Another month, another AI buzzword. Now it’s ‘Agentic AI’. After LLMs, ChatGPT, bots, generative AI, do I really need to get to grips with another concept? If you’re interested in optimizing chemicals or materials R&D, here’s why this one might be worth checking out.
When we ran a seminar on agentic AI for research leaders recently, 87% believed agentic AI would result in a transformational shift for R&D.

Agentic AI refers to software-based agents that not only process information but actively solve tasks by orchestrating the right tools and workflows across complex digital environments.
In the R&D context, its perhaps easiest to think of this in terms of a network of software agents, each of which embodies a research ‘persona’. So, you might ask a ‘research scientist’ agent: “Find a chemical formulation that meets this customer requirement”. It might access the company database of formulations and show you the best matches among known formulations. But it might also suggest that it is worth investigating new formulation options. This could trigger a request to a ‘design of experiments expert’ agent, which might gather the necessary data and run a machine learning-enabled DOE tool to propose a set of experiments that seem likely to find a better match. That could in turn ask a ‘research manager’ agent to trigger the process for review and approval of this project.
Although each of these agents would use Large Language Models (LLMs) as their reasoning engine, they would go well beyond simply finding information and providing guidance by actually calling-in other software tools to perform tasks and by connecting with each other and with other systems to initiate processes. There is obvious potential not only to speed up decision-making, but also to drive action along the most productive pathways. That’s why those seminar attendees were sure agentic AI will be transformational.

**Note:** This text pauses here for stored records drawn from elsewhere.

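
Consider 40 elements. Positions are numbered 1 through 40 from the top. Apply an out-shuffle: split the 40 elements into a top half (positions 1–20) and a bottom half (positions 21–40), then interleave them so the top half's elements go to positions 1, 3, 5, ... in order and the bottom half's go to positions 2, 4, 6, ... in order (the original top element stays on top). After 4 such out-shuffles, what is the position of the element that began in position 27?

Track the element's position through each out-shuffle:
27 → 14 → 27 → 14 → 27

27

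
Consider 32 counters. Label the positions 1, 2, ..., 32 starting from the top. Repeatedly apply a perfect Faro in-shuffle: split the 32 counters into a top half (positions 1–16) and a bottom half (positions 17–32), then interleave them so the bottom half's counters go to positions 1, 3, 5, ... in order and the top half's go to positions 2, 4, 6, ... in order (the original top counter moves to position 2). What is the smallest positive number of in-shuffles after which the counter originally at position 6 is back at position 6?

Follow position 6 under repeated in-shuffles:
6 → 12 → 24 → 15 → 30 → 27 → 21 → 9 → 18 → 3 → 6
It first returns after 10 in-shuffles.

10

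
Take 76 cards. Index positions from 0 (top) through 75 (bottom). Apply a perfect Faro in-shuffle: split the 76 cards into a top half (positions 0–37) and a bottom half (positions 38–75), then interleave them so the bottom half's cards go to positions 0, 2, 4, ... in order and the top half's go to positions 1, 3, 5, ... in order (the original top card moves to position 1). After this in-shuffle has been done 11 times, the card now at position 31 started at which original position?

Work backwards from position 31, undoing one in-shuffle at a time:
31 ← 15 ← 7 ← 3 ← 1 ← 0 ← 38 ← 57 ← 28 ← 52 ← 64 ← 70
So the card now at position 31 started at position 70.

70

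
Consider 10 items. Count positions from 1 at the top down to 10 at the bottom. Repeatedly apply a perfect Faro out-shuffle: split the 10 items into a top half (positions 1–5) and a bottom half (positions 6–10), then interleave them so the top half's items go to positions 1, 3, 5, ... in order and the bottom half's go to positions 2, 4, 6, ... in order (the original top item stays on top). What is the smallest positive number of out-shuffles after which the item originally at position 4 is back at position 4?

Follow position 4 under repeated out-shuffles:
4 → 7 → 4
It first returns after 2 out-shuffles.

2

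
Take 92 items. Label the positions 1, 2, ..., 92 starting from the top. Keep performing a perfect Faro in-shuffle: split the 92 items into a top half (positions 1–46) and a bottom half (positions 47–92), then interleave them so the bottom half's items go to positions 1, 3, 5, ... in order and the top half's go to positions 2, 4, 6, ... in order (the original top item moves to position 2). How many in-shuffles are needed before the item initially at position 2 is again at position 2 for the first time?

Follow position 2 under repeated in-shuffles:
2 → 4 → 8 → 16 → 32 → 64 → 35 → 70 → 47 → 1 → 2
It first returns after 10 in-shuffles.

10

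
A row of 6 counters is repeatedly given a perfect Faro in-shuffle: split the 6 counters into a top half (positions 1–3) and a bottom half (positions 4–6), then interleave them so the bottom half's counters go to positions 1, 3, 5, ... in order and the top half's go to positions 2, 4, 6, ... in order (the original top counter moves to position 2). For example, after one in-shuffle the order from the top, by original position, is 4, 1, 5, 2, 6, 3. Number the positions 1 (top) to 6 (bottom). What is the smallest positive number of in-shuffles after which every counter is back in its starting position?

3

The in-shuffle permutes the 6 positions with cycle lengths [3, 3].
Every counter is home exactly when every cycle has completed a whole number of laps, i.e. after lcm(3) = 3 in-shuffles.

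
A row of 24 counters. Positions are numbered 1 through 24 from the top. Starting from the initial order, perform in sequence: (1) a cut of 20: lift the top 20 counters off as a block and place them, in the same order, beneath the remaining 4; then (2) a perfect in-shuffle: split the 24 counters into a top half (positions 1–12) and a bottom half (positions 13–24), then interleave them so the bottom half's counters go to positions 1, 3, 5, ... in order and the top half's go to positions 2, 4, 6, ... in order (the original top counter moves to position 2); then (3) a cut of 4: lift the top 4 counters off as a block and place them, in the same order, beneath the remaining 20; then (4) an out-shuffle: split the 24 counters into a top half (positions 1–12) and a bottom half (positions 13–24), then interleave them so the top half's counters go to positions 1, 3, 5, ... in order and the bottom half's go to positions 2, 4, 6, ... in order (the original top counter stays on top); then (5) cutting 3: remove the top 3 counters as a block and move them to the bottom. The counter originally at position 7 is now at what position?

Track the counter from position 7 forward through each operation:
  after op 1 (cut 20): 7 → 11
  after op 2 (in-shuffle): 11 → 22
  after op 3 (cut 4): 22 → 18
  after op 4 (out-shuffle): 18 → 12
  after op 5 (cut 3): 12 → 9

9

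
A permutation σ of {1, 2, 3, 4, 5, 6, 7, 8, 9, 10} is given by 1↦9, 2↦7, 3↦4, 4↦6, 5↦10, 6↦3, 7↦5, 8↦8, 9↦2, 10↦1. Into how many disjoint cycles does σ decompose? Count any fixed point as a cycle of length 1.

3

Cycle decomposition: (1 9 2 7 5 10) (3 4 6) (8).
3 cycles.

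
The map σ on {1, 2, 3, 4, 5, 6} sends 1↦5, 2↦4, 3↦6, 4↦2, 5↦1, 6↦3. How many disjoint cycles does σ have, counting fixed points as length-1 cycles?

Cycle decomposition: (1 5) (2 4) (3 6).
3 cycles.

3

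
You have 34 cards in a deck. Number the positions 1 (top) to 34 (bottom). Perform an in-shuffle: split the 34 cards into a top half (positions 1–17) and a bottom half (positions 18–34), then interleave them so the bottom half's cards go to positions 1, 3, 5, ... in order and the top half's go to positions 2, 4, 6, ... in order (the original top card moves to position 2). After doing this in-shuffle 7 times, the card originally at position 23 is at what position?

4

Track the card's position through each in-shuffle:
23 → 11 → 22 → 9 → 18 → 1 → 2 → 4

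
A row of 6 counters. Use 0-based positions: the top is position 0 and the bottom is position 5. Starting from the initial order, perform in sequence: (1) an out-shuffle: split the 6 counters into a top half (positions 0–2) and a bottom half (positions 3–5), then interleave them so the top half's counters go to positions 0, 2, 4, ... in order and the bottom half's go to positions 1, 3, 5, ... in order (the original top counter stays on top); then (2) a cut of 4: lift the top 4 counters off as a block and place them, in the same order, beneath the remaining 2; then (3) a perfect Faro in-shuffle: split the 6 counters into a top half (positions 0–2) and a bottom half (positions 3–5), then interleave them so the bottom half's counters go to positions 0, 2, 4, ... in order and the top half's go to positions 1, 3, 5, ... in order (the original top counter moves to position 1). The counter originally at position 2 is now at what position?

Track the counter from position 2 forward through each operation:
  after op 1 (out-shuffle): 2 → 4
  after op 2 (cut 4): 4 → 0
  after op 3 (in-shuffle): 0 → 1

1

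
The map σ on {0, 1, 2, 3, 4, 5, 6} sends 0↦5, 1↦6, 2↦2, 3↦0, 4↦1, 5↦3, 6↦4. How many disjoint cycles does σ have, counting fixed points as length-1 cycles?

Cycle decomposition: (0 5 3) (1 6 4) (2).
3 cycles.

3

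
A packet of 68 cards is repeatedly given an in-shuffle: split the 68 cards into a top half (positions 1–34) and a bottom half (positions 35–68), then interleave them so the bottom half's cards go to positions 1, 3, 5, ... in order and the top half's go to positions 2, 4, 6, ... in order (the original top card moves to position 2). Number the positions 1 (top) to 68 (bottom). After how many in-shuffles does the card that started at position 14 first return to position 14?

Follow position 14 under repeated in-shuffles:
14 → 28 → 56 → 43 → 17 → 34 → 68 → 67 → ... → 14 (length 22)
It first returns after 22 in-shuffles.

22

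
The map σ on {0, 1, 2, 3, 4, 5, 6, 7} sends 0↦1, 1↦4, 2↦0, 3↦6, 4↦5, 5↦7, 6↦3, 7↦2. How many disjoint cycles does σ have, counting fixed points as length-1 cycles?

2

Cycle decomposition: (0 1 4 5 7 2) (3 6).
2 cycles.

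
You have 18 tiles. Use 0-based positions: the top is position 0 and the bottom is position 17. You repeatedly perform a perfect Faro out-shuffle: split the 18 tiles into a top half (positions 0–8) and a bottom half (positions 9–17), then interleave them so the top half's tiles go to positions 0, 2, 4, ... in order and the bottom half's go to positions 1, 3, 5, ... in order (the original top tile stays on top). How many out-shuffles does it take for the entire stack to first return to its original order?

The out-shuffle permutes the 18 positions with cycle lengths [1, 1, 8, 8].
Every tile is home exactly when every cycle has completed a whole number of laps, i.e. after lcm(1, 8) = 8 out-shuffles.

8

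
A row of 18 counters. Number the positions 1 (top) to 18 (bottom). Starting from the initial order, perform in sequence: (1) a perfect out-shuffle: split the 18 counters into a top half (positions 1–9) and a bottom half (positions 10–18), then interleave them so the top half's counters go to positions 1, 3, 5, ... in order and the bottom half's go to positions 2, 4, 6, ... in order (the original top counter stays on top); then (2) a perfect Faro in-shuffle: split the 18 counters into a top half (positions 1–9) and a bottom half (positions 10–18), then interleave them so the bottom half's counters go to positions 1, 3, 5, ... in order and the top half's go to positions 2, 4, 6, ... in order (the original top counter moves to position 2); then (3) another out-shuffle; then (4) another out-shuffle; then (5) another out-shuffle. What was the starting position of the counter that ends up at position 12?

17

Undo the operations in reverse order, starting from position 12:
  undo op 5 (out-shuffle, from bottom half): 12 ← 15
  undo op 4 (out-shuffle, from top half): 15 ← 8
  undo op 3 (out-shuffle, from bottom half): 8 ← 13
  undo op 2 (in-shuffle, from bottom half): 13 ← 16
  undo op 1 (out-shuffle, from bottom half): 16 ← 17
So the counter at position 12 came from original position 17.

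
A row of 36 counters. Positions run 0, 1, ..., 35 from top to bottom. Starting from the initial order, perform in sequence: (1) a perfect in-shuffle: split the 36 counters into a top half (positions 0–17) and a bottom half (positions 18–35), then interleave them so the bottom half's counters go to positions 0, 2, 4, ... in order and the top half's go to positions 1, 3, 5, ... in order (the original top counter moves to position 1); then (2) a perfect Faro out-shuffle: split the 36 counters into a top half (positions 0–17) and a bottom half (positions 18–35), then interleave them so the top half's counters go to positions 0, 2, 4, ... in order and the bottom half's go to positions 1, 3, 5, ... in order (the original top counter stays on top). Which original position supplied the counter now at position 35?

17

Undo the operations in reverse order, starting from position 35:
  undo op 2 (out-shuffle, from bottom half): 35 ← 35
  undo op 1 (in-shuffle, from top half): 35 ← 17
So the counter at position 35 came from original position 17.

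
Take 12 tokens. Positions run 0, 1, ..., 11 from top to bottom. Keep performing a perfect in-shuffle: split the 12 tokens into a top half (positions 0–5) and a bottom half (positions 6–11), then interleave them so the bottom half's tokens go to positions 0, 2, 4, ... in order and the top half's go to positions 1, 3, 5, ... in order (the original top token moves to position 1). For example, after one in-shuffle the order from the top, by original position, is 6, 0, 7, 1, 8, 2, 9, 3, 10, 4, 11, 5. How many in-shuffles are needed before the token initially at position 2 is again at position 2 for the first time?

12

Follow position 2 under repeated in-shuffles:
2 → 5 → 11 → 10 → 8 → 4 → 9 → 6 → 0 → 1 → 3 → 7 → 2
It first returns after 12 in-shuffles.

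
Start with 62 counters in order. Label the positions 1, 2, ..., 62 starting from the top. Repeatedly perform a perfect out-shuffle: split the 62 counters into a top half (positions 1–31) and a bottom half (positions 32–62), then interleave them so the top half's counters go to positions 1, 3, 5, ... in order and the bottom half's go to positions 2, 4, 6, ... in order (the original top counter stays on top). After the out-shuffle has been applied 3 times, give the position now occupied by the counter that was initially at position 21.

39

Track the counter's position through each out-shuffle:
21 → 41 → 20 → 39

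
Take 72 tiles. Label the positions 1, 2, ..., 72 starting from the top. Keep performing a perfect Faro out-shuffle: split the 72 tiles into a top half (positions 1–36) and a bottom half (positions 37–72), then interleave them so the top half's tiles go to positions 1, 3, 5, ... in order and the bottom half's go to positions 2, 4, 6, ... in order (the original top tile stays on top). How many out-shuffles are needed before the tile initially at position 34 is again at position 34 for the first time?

Follow position 34 under repeated out-shuffles:
34 → 67 → 62 → 52 → 32 → 63 → 54 → 36 → ... → 34 (length 35)
It first returns after 35 out-shuffles.

35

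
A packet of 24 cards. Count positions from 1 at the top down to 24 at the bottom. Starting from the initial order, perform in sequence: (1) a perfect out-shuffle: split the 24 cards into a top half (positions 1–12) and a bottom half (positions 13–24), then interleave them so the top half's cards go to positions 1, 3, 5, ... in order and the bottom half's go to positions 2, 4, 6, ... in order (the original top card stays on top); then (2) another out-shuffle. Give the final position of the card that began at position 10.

14

Track the card from position 10 forward through each operation:
  after op 1 (out-shuffle): 10 → 19
  after op 2 (out-shuffle): 19 → 14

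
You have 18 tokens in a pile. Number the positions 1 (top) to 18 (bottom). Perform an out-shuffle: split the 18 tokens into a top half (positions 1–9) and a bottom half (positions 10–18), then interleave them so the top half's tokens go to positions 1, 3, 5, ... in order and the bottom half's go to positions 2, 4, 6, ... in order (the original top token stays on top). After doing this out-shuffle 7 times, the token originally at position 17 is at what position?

Track the token's position through each out-shuffle:
17 → 16 → 14 → 10 → 2 → 3 → 5 → 9

9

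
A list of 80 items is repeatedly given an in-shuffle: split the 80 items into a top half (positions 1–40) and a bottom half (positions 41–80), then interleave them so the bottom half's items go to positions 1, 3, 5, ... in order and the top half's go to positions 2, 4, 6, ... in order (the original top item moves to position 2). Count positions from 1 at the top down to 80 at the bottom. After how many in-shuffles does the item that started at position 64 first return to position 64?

54

Follow position 64 under repeated in-shuffles:
64 → 47 → 13 → 26 → 52 → 23 → 46 → 11 → ... → 64 (length 54)
It first returns after 54 in-shuffles.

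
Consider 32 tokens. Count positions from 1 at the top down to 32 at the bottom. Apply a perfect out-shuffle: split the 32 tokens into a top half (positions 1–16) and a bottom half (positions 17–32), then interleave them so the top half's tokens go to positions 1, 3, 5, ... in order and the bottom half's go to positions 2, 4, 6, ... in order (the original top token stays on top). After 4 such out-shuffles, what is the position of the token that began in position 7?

Track the token's position through each out-shuffle:
7 → 13 → 25 → 18 → 4

4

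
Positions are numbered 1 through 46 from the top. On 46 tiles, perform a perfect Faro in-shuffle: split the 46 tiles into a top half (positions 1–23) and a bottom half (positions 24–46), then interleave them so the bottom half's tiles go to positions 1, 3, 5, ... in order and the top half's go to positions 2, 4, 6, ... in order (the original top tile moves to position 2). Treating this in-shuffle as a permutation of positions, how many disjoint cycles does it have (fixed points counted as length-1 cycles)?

Trace each unvisited position around until it returns:
(1 2 4 8 16 32 ... len 23) (5 10 20 40 33 19 ... len 23)
2 cycles in total.

2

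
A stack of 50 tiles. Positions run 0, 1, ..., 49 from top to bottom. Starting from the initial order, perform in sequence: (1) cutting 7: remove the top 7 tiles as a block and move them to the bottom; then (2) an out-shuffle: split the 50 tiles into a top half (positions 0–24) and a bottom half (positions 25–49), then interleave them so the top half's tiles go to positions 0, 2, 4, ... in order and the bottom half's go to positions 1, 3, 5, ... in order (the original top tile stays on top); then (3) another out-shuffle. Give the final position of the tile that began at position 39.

Track the tile from position 39 forward through each operation:
  after op 1 (cut 7): 39 → 32
  after op 2 (out-shuffle): 32 → 15
  after op 3 (out-shuffle): 15 → 30

30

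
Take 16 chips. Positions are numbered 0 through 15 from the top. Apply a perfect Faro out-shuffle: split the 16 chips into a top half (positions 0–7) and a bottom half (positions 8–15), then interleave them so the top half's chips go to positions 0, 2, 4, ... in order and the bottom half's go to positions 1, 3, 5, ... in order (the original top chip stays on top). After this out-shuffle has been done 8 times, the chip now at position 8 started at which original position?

8

Work backwards from position 8, undoing one out-shuffle at a time:
8 ← 4 ← 2 ← 1 ← 8 ← 4 ← 2 ← 1 ← 8
So the chip now at position 8 started at position 8.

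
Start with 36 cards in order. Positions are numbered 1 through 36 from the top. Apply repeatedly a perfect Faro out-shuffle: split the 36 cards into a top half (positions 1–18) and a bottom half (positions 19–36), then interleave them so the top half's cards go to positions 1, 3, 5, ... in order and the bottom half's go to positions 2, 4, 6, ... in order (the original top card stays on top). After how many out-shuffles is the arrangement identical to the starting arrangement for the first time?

12

The out-shuffle permutes the 36 positions with cycle lengths [1, 1, 3, 3, 4, 12, 12].
Every card is home exactly when every cycle has completed a whole number of laps, i.e. after lcm(1, 3, 4, 12) = 12 out-shuffles.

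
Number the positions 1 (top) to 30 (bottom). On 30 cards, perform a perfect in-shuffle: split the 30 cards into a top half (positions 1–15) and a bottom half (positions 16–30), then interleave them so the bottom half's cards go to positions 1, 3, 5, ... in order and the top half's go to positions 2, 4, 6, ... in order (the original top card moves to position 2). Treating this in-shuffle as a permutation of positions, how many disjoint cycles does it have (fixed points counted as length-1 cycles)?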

But this picture of benevolent AI servants scuttling around in digital space to make your life easier is, of course, in its early stages. Not only do we need to develop and integrate agentic technology, we also need to think through multiple organisational, ethical, and process implications. When we asked the seminar attendees what they thought was the greatest barrier to AI-driven R&D, their responses (above) were quite interesting. Whereas, five years ago, scepticism about AI outputs might have dominated, these concerns seem to have waned. The focus was on how agentic AI implementations might handle risks in data governance, IP, regulatory issues, and security.
As the industry faces and addresses such challenges, there are two reasons why Intellegens is well positioned to take a lead:
- Central to the idea of agentic AI is connecting software tools. Our Alchemite machine learning already powers tools that tackle key R&D tasks like design of experiments and formulation development.
- Our expertise is in rendering AI usable, for example, through the Alchemite Suite apps, which already map on to some of the key R&D personas that AI agents will need to match.
We’re working on the use of agentic AI in our products, beginning with tools to guide users as they employ our Alchemite apps. And we shared a roadmap for agentic at Intellegens at the recent seminar – you can read a summary report from that event. And you can learn more at our upcoming webinar on agentic AI.
So, yes, agentic AI is a concept worth getting to grips with. But the good news is it’s not too late – now is the time to start thinking through the implications for your R&D operations.